I know Stockholm Syndrome is used with hostages and their captors but I think that the tactics used are very similar to children/young adults who experience a high degree of emotional and physical distress from authority figures.
This is probably going to be a controversial discussion but hopefully we can keep our heads calm.
When it comes to adults who experienced corporal punishment and/or ‘tough love’ tactics it seems that a sizeable majority (don’t really have any ideas about the numbers), express very strong opinions of approval; ‘I hated it as a child but I love my parents/teachers/authority figures now for it’, ‘It isn’t abuse, its just discipline. Every kid needs it.’
Now I don’t doubt that some physical forms of child rearing may be effective in circumstances, however where is the line drawn? People who experience sexual abuse and domestic violence (mainly adult women) from trusted individuals report justifying their actions with feelings of guilt and sympathy for their victims. 'If I behaved better he/she wouldn’t have to resort to molesting me ‘Everyone goes through problems. I just need to get over it, it’s not that bad.’
Even going back to my days in secondary school, I remember a few teachers in my school who were quite aggressive and strict (in the noughties not the old day of the 50s) that two students killed themselves and left a note saying that they couldn’t deal with the pressure. A lot of students were shocked but after graduation quite a number just brushed it off as mental problems as opposed to the kids being in stressful environments. According to one kid, ‘Sometimes teachers just need to do what they need to, even if it causes some people to kill themselves.’
Of course some think its ridiculous to make comparisons between sexual abuse and beating a child but is it really? I’ve found when discussing with some people who have experience with that their is some reluctance to admit that it may have been a bad thing (especially with the latter.) Do you think there’s a reasonable comparison to be made?
Nah: a lot of them are just miserable old brutes.
Without a doubt, some spanking advocates have been Stockholmed, as the OP postulates.
That being said, some spanking opponents (not the OP, but others) frequently use a roundabout moving-the-goalposts fallacy:
“Spanking is bad. Just look at all the people who were spanked, and now oppose it today.”
“But I was spanked as a kid, and I think I was better because of it.”
“That just means you’re brainwashed, and PROVES my point that spanking is bad!”*
Is Stockholm syndrome a bad thing in a family? This morning I put clothes on a toddler and drove him to school. Do we now have a shared bond developed due to my abuse.
I think there are a number of different things that are going on here.
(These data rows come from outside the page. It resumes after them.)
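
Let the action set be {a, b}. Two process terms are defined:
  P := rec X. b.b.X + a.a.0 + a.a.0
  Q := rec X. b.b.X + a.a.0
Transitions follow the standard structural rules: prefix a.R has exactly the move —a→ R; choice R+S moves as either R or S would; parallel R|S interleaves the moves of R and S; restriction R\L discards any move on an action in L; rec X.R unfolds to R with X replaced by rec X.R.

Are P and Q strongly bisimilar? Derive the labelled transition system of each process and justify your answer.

YES

Reachable graph of P (4 states):
  p0 = rec X. b.b.X + a.a.0 + a.a.0 ⊢ -a-> p1, -b-> p2
  p1 = a.0 ⊢ -a-> p3
  p2 = b.(rec X. b.b.X + a.a.0 + a.a.0) ⊢ -b-> p0
  p3 = 0 ⊢ (no moves)
Reachable graph of Q (4 states):
  q0 = rec X. b.b.X + a.a.0 ⊢ -a-> q1, -b-> q2
  q1 = a.0 ⊢ -a-> q3
  q2 = b.(rec X. b.b.X + a.a.0) ⊢ -b-> q0
  q3 = 0 ⊢ (no moves)
Partition-refinement fixed point:
  B0 = {p0, q0}
  B1 = {p2, q2}
  B2 = {p1, q1}
  B3 = {p3, q3}
p0 ∈ B0, q0 ∈ B0 → same block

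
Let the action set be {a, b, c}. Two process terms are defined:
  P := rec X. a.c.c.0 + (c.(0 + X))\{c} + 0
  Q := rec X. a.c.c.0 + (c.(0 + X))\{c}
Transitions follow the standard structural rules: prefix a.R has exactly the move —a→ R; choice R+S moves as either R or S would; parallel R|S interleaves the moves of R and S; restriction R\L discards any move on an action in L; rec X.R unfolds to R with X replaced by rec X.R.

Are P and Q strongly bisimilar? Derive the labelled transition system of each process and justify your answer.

Reachable graph of P (4 states):
  u0 = rec X. a.c.c.0 + (c.(0 + X))\{c} + 0 has moves ··a··> u1
  u1 = c.c.0 has moves ··c··> u2
  u2 = c.0 has moves ··c··> u3
  u3 = 0 has moves stopped
Reachable graph of Q (4 states):
  v0 = rec X. a.c.c.0 + (c.(0 + X))\{c} has moves ··a··> v1
  v1 = c.c.0 has moves ··c··> v2
  v2 = c.0 has moves ··c··> v3
  v3 = 0 has moves stopped
Coarsest stable partition (strong bisimilarity classes):
  B0 = {u0, v0}
  B1 = {u1, v1}
  B2 = {u2, v2}
  B3 = {u3, v3}
u0 ∈ B0, v0 ∈ B0 → same block

bisimilar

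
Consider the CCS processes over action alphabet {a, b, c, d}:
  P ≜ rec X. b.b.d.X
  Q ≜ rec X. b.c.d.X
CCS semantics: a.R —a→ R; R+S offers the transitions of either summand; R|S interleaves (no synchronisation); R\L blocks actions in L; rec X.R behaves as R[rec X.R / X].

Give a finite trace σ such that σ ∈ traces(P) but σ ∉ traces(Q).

P's transition system — 3 states:
  m0 = rec X. b.b.d.X :: --b--▸ m1
  m1 = b.d.(rec X. b.b.d.X) :: --b--▸ m2
  m2 = d.(rec X. b.b.d.X) :: --d--▸ m0
Q's transition system — 3 states:
  n0 = rec X. b.c.d.X :: --b--▸ n1
  n1 = c.d.(rec X. b.c.d.X) :: --c--▸ n2
  n2 = d.(rec X. b.c.d.X) :: --d--▸ n0
Run σ = ⟨bb⟩ on P: start {m0}
  step 1 (b): {m1}
  step 2 (b): {m2}
  P completes σ.
Run σ = ⟨bb⟩ on Q: start {n0}
  step 1 (b): {n1}
  step 2 (b): ∅  — Q cannot continue

bb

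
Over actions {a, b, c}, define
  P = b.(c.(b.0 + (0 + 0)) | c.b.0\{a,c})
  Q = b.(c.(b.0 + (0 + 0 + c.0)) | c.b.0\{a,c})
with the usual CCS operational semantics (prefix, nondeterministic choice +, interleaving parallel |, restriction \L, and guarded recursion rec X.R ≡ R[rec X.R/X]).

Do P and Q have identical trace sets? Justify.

NO — witness ⟨bccc⟩

Reachable graph of P (10 states):
  m0 = b.(c.(b.0 + (0 + 0)) | c.b.0\{a,c}) → -b-> m1
  m1 = c.(b.0 + (0 + 0)) | c.b.0\{a,c} → -c-> m2, -c-> m3
  m2 = (b.0 + (0 + 0)) | c.b.0\{a,c} → -b-> m4, -c-> m5
  m3 = c.(b.0 + (0 + 0)) | b.0\{a,c} → -b-> m6, -c-> m5
  m4 = 0 | c.b.0\{a,c} → -c-> m7
  m5 = (b.0 + (0 + 0)) | b.0\{a,c} → -b-> m7, -b-> m8
  m6 = c.(b.0 + (0 + 0)) | 0\{a,c} → -c-> m8
  m7 = 0 | b.0\{a,c} → -b-> m9
  m8 = (b.0 + (0 + 0)) | 0\{a,c} → -b-> m9
  m9 = 0 | 0\{a,c} → deadlocked
Reachable graph of Q (10 states):
  n0 = b.(c.(b.0 + (0 + 0 + c.0)) | c.b.0\{a,c}) → -b-> n1
  n1 = c.(b.0 + (0 + 0 + c.0)) | c.b.0\{a,c} → -c-> n2, -c-> n3
  n2 = (b.0 + (0 + 0 + c.0)) | c.b.0\{a,c} → -b-> n4, -c-> n4, -c-> n5
  n3 = c.(b.0 + (0 + 0 + c.0)) | b.0\{a,c} → -b-> n6, -c-> n5
  n4 = 0 | c.b.0\{a,c} → -c-> n7
  n5 = (b.0 + (0 + 0 + c.0)) | b.0\{a,c} → -b-> n7, -b-> n8, -c-> n7
  n6 = c.(b.0 + (0 + 0 + c.0)) | 0\{a,c} → -c-> n8
  n7 = 0 | b.0\{a,c} → -b-> n9
  n8 = (b.0 + (0 + 0 + c.0)) | 0\{a,c} → -b-> n9, -c-> n9
  n9 = 0 | 0\{a,c} → deadlocked
Run σ = ⟨bccc⟩ on Q: start {n0}
  step 1 (b): {n1}
  step 2 (c): {n2, n3}
  step 3 (c): {n4, n5}
  step 4 (c): {n7}
  ✓ Q
Run σ = ⟨bccc⟩ on P: start {m0}
  step 1 (b): {m1}
  step 2 (c): {m2, m3}
  step 3 (c): {m5}
  step 4 (c): ∅  — P cannot continue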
Stockholm syndrome as I understand it results from a coping mechanism for conditions under which it is necessary for the abused to rely soley on the abuser for basic needs and security, even if in this case security only means a temporary halting of the beatings. In this case the abused will try to ingratiate themselves to the abuser in order to better meet their needs, and then internalize that ingratiation into positive feelings towards the abuser. This can definitely happen in cases of domestic violence and child abuse, and may explain why many victims have difficulty leaving their abusers, but it generally comes from a feeling of helplessness and low self esteem. Your example of 'If I behaved better he/she wouldn’t have to resort to molesting me ‘Everyone goes through problems. I just need to get over it, it’s not that bad.’ could certainly come from such a mind set but I think you other examples arise from a different set of psychological circumstances.
Your example of “my parents/teacher beat me and I’m better for it” sounds more like its coming from the direction of Effort justification. Having suffered the abuse and given the choice between thinking that the suffering served no purpose, versus the possibility that it in some way benefited them, many people will choose the latter.
In terms of abusers going on to abuse others, I think there are two things going on. The first is that for those who were raised abusively, abusive parenting techniques may be the only ones they know. So that people who were slapped for crying as a kid, may assume that the proper thing to do when a kid cries is to slap them. Secondly, abusing others is a way to take back some of the power that you lost when you were abused. So if you were beaten or molested as a child you may feel justified to beat or molest someone else because now its your turn to be on the giving side rather than the receiving side.